Por tudo o que se tem vindo a dizer, é de referir que era praticamente impossível que o solar dos viscondes de Balsemão não possuísse relógio de sol. Além de se enquadrar com perfeição no estilo do edifício e na época de construção, importa considerar o proprietário do solar, certamente aquele que mandou gizar o esqueleto compositivo do edifício e naturalmente o relógio de sol.

Luís Pinto Sousa Coutinho nasceu em Leomil em 1735 e faleceu em 1804. Foi o 1.º visconde de Balsemão. Teve um percurso notável. Começou a carreira política em 1769, como governador e capitão-general de Cuiabá e Mato Grosso, cargo que ocupou até 1772. Depois do exercício dessa função foi enviado para Londres como ministro plenipotenciário de Portugal, ali permanecendo entre 1774 e 1778. Foi ainda primeiro-ministro durante o reinado de D. Maria I, entre 1788 e 1801, e de Agosto a Dezembro de 1803. Foi eleito membro da Royal Society of London pelo que além de político era também um destacado membro da ciência. Na verdade, Luís Pinto de Sousa Coutinho cursou matemática na Universidade de Coimbra e aparece nomeado como físico. Sabe-se que nunca enveredou pela carreira científica. Porém, enquanto responsável pelo exército, onde também se destacou, incrementou os trabalhos geodésicos, devendo-se-lhe o avanço da cartografia através de inovações tecnocientíficas. Pela natureza da sua função sempre foi uma pessoa inteirada das inovações da sua época. A título de exemplo, enquanto embaixador em Inglaterra, o Estado ordenou-lhe que aí se fabricassem instrumentos astronómicos, náuticos, geodésicos, entre outros.

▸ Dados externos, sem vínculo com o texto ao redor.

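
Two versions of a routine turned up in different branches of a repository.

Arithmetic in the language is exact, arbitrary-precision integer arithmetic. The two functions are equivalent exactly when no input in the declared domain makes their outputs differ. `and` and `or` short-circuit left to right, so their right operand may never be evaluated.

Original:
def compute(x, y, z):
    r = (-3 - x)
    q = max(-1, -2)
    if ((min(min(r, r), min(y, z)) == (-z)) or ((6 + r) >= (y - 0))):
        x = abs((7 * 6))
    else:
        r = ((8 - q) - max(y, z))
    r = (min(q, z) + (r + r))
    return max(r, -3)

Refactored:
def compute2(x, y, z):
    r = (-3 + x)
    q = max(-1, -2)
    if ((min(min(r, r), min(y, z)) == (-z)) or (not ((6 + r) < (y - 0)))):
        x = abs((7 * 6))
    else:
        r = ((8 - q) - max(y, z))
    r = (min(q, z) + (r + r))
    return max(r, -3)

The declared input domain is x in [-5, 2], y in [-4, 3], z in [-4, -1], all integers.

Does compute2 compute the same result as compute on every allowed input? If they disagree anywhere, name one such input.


Try x=-5, y=-4, z=-4.
compute: r := 2 | q := -1 | ((min(min(r, r), min(y, z)) == (-z)) or ((6 + r) >= (y - 0))): true | x := 42 | r := 0 | result 0
compute2: r := -8 | q := -1 | ((min(min(r, r), min(y, z)) == (-z)) or (not ((6 + r) < (y - 0)))): true | x := 42 | r := -20 | result -3
0 against -3: the behavior changed.
verdict: not equivalent; witness: x=-5, y=-4, z=-4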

O relógio de Sol do solar dos Viscondes de Balsemão, destinado a medir o tempo e por ele já carcomido, não parece ter tido a função que outros exemplares semelhantes ocuparam noutras localidades, isto é, a regulação da divisão da rega entre os terrenos da aldeia. Neste caso, e por se situar numa das habitações mais ricas da povoação, propriedade da família mais proeminente a nível local e certamente mandado construir pelo físico-matemático, Luís Pinto de Sousa Coutinho, é mais provável que tenha servido apenas o interesse privado da família, não descurando a sua mais que provável função de elemento decorativo. A racionalidade científica, típica das luzes em que se enquadra, está consonante com a racionalidade geométrica presente em toda a casa, nomeadamente nos portais setecentistas armoriados de onde se vislumbra uma frase em latim que um tanto curiosamente menciona o astro-rei: “Esta família tem mais brilho que a própria luz do sol”.

Trata-se, como na grande maioria dos casos, de um modelo simples, em pedra, com elementos parcialmente destruídos, não se vislumbrando motivos de decoração vegetal. Situa-se num patim à ilharga do primeiro piso colateral ao primeiro plano da reentrância e sem dúvida que faz parte de um património de importância capital do concelho que deve ser preservado pela história e memória que encerra.